A simple / minimal doc_qa
tool for question answering about PDF documents.
- Tested with
python 3.8.6
. - Setup python virtual environment, and install deps with
pip install -r requirements.txt
. - Install the
doc_qa
module:pip install -e .
- Set the
OPENAI_API_KEY
environment variable.
python ask.py <path/to/pdf/document>
# Enter your query when prompted.
# (The tool supports chat-based interaction (it has the context from your previous queries).)
There is a sample interaction with the doc_qa agent here.
This section describes the high-level architecture for the document question answering agent implemented in this repo.
This architecture was designed with simplicity as a top priority. There are many aspects of this architecture that would change based on the requirements of a particular application (cost sensitivity, document type, document length, query type, correctness sensitivity, etc.).
There are two core components to the architecture: the document embedding vector store, and the chat agent.
The vector store must first be initialized with the contents of the document of interest. The initialization process is as follows:
- The user provides a path to a PDF document of interest.
- The PDF document is parsed into a text representation. (Any visual/graphical information is lost at this stage.)
- The PDF text is split into small chunks. Chunks are approximately 1000 characters long, with some effort made to split chunks at logical delimiters (e.g. newline characters).
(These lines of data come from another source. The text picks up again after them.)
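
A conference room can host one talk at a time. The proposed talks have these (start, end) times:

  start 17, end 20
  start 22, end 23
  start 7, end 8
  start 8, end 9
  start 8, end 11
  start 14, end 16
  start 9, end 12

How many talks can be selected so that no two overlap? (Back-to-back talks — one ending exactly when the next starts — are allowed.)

Greedy by earliest finish: after sorting by end time, pick each interval compatible with the last pick.
Sorted by end: (7,8)  (8,9)  (8,11)  (9,12)  (14,16)  (17,20)  (22,23)
take (7,8); take (8,9); take (9,12); take (14,16); take (17,20); take (22,23).
Selected 6 talks.

6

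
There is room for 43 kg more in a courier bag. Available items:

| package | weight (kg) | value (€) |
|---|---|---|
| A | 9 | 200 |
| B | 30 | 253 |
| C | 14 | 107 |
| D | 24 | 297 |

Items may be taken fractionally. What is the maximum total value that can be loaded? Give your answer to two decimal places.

Sort by value per unit weight and fill in that order.
Order: A (200/9=22.22) > D (297/24=12.38) > B (253/30=8.43) > C (107/14=7.64)
Fill: take A (9 @ 200) → take D (24 @ 297) → take 10/30 of B → 84.33; 43/43 used.
Total value = 581.33

581.33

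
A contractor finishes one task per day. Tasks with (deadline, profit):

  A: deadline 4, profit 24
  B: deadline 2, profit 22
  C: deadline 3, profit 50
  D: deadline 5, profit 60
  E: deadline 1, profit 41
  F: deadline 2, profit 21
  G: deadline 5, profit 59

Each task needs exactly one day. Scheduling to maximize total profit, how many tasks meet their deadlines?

Sort by profit descending; place each in the latest free slot ≤ its deadline.
Profit order: D=60 G=59 C=50 E=41 A=24 B=22 F=21
Assign: D→slot 5, G→slot 4, C→slot 3, E→slot 1, A→slot 2, B skipped, F skipped.
Slots: [1:E] [2:A] [3:C] [4:G] [5:D]
5 of 7 scheduled.

5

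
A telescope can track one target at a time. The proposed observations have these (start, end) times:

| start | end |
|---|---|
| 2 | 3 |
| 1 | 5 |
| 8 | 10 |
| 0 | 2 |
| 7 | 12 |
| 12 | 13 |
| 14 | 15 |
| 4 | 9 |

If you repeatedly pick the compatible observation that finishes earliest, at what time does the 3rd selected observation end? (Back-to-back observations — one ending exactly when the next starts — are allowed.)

9

Sort by end time and greedily take each interval whose start is ≥ the last chosen end.
Sorted by end: (0,2)  (2,3)  (1,5)  (4,9)  (8,10)  (7,12)  (12,13)  (14,15)
take (0,2); take (2,3); take (4,9); skip (7,12); take (12,13); take (14,15).
Selected: (0,2) (2,3) (4,9) (12,13) (14,15)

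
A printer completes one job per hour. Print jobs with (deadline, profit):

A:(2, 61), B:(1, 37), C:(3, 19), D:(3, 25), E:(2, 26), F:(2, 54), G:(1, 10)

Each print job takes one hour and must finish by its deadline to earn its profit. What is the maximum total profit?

Sort by profit descending; place each in the latest free slot ≤ its deadline.
By profit: A(d2,61), F(d2,54), B(d1,37), E(d2,26), D(d3,25), C(d3,19), G(d1,10)
A→slot 2; F→slot 1; B skipped; E skipped; D→slot 3; C skipped; G skipped.
Profit = 54 + 61 + 25 = 140

140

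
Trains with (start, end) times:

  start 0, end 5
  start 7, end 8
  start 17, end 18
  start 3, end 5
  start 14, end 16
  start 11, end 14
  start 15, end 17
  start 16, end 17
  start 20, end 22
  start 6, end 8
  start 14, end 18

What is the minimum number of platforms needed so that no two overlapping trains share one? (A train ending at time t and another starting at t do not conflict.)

3

starts: [0, 3, 6, 7, 11, 14, 14, 15, 16, 17, 20]
ends:   [5, 5, 8, 8, 14, 16, 17, 17, 18, 18, 22]
s0→1 s3→2 e5→1 e5→0 s6→1 s7→2 e8→1 e8→0 s11→1 e14→0 s14→1 s14→2 s15→3  — peak 3.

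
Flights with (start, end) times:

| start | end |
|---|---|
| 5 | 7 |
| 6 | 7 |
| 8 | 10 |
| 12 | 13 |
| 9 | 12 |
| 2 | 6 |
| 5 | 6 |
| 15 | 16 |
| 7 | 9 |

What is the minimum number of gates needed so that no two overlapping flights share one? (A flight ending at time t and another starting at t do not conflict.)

3

The answer is the maximum number of intervals overlapping at any instant.
starts: [2, 5, 5, 6, 7, 8, 9, 12, 15]
ends:   [6, 6, 7, 7, 9, 10, 12, 13, 16]
s2→1 s5→2 s5→3  — peak 3.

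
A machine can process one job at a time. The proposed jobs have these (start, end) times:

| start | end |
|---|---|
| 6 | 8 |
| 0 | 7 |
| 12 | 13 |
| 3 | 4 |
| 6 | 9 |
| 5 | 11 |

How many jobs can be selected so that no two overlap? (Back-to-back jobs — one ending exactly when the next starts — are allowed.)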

- Each chunk is converted to an embedding vector using OpenAI's embedding API.
- The embedding vectors are added to a vector store that enables fast retrieval based on embedding similarity (cosine similarity).
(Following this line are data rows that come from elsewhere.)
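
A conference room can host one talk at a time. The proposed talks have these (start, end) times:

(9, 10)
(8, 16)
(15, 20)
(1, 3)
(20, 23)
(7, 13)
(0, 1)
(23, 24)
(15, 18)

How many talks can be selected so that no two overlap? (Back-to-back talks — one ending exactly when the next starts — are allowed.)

Order by finish time; keep every interval that doesn't clash with the previous kept one.
By end time: (0,1), (1,3), (9,10), (7,13), (8,16), (15,18), (15,20), (20,23), (23,24).
Pick (0,1); next start ≥ 1 → (1,3); next start ≥ 3 → (9,10); next start ≥ 10 → (15,18); next start ≥ 18 → (20,23); next start ≥ 23 → (23,24).
Selected 6 talks.

6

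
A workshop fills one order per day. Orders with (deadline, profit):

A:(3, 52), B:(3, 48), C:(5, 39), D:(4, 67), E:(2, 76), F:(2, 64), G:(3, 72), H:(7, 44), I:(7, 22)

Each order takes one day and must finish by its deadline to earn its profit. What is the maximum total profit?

384

By profit: E(d2,76), G(d3,72), D(d4,67), F(d2,64), A(d3,52), B(d3,48), H(d7,44), C(d5,39), I(d7,22)
E→slot 2; G→slot 3; D→slot 4; F→slot 1; A skipped; B skipped; H→slot 7; C→slot 5; I→slot 6.
Profit = 64 + 76 + 72 + 67 + 39 + 22 + 44 = 384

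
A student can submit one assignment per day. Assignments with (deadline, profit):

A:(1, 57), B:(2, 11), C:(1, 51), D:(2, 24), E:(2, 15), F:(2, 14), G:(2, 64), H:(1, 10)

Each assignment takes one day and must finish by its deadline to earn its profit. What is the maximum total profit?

By profit: G(d2,64), A(d1,57), C(d1,51), D(d2,24), E(d2,15), F(d2,14), B(d2,11), H(d1,10)
G→slot 2; A→slot 1; C skipped; D skipped; E skipped; F skipped; B skipped; H skipped.
Profit = 57 + 64 = 121

121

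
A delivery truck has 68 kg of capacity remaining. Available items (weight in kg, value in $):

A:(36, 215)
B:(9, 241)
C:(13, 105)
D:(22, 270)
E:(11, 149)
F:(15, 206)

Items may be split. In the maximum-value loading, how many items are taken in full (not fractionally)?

Sort by value per unit weight and fill in that order.
Order: B (241/9=26.78) > F (206/15=13.73) > E (149/11=13.55) > D (270/22=12.27) > C (105/13=8.08) > A (215/36=5.97)
Fill: take B (9 @ 241) → take F (15 @ 206) → take E (11 @ 149) → take D (22 @ 270) → take 11/13 of C → 88.85; 68/68 used.
4 item(s) taken whole; one partial (take 11/13 of C).

4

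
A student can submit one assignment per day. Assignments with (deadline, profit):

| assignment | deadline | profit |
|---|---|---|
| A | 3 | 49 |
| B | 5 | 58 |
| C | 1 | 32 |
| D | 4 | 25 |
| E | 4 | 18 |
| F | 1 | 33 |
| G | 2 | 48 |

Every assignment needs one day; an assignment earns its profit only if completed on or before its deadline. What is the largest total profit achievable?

Profit order: B=58 A=49 G=48 F=33 C=32 D=25 E=18
Assign: B→slot 5, A→slot 3, G→slot 2, F→slot 1, C skipped, D→slot 4, E skipped.
Slots: [1:F] [2:G] [3:A] [4:D] [5:B]
Profit = 33 + 48 + 49 + 25 + 58 = 213

213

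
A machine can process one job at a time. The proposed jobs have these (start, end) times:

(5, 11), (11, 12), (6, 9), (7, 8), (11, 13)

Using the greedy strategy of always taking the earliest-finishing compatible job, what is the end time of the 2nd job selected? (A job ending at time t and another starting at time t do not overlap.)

12

Greedy by earliest finish: after sorting by end time, pick each interval compatible with the last pick.
Sorted by end: (7,8)  (6,9)  (5,11)  (11,12)  (11,13)
take (7,8); take (11,12); skip (11,13).
Selected: (7,8) (11,12)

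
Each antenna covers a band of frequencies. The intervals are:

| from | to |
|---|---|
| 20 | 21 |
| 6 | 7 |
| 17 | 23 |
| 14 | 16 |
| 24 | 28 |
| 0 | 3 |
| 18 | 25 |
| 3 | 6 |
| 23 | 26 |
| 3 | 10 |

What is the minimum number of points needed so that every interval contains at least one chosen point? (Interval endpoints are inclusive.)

5

By right end: [0,3]  [3,6]  [6,7]  [3,10]  [14,16]  [20,21]  [17,23]  [18,25]  [23,26]  [24,28]
[0,3] uncovered → point at 3; [6,7] uncovered → point at 7; [14,16] uncovered → point at 16; [20,21] uncovered → point at 21; [23,26] uncovered → point at 26.
Points: 3, 7, 16, 21, 26 (5 total).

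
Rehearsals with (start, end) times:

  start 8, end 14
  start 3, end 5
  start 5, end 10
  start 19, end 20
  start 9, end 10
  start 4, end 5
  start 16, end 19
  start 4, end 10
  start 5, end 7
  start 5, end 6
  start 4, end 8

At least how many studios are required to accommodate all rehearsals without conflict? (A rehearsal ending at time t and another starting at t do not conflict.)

starts: [3, 4, 4, 4, 5, 5, 5, 8, 9, 16, 19]
ends:   [5, 5, 6, 7, 8, 10, 10, 10, 14, 19, 20]
s3→1 s4→2 s4→3 s4→4 e5→3 e5→2 s5→3 s5→4 s5→5  — peak 5.

5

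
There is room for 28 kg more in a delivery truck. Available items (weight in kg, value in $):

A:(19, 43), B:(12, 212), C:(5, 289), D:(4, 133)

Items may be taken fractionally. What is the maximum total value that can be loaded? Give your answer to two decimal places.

649.84

Greedy by value/weight ratio, highest first.
Ratios (sorted): C 57.80, D 33.25, B 17.67, A 2.26
take C (5 @ 289); take D (4 @ 133); take B (12 @ 212); take 7/19 of A → 15.84. Capacity used 28/28.
Total value = 649.84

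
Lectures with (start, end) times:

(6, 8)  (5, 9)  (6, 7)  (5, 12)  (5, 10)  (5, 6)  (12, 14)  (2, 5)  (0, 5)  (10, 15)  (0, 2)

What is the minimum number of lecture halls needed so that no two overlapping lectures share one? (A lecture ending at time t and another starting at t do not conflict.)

5

starts: [0, 0, 2, 5, 5, 5, 5, 6, 6, 10, 12]
ends:   [2, 5, 5, 6, 7, 8, 9, 10, 12, 14, 15]
s0→1 s0→2 e2→1 s2→2 e5→1 e5→0 s5→1 s5→2 s5→3 s5→4 e6→3 s6→4 s6→5  — peak 5.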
Later, information can be retrieved from the vector store as follows:
- A query is provided that describes the content to be retrieved from the vector store. In this implementation, the query is generated by an LLM agent, but in other applications it could be written by a human.
- The query is converted to an embedding vector using the same embedding API that was used to initialize the vector store.
- The query embedding vector is used to retrieve the text chunks (aka "documents") from the original document with the greatest 'similarity' to the query. There are some options in how the similarity/retrieval algorithm is implemented. In this implementation we simply return the
N
chunks with the greatest embedding vector cosine similarity.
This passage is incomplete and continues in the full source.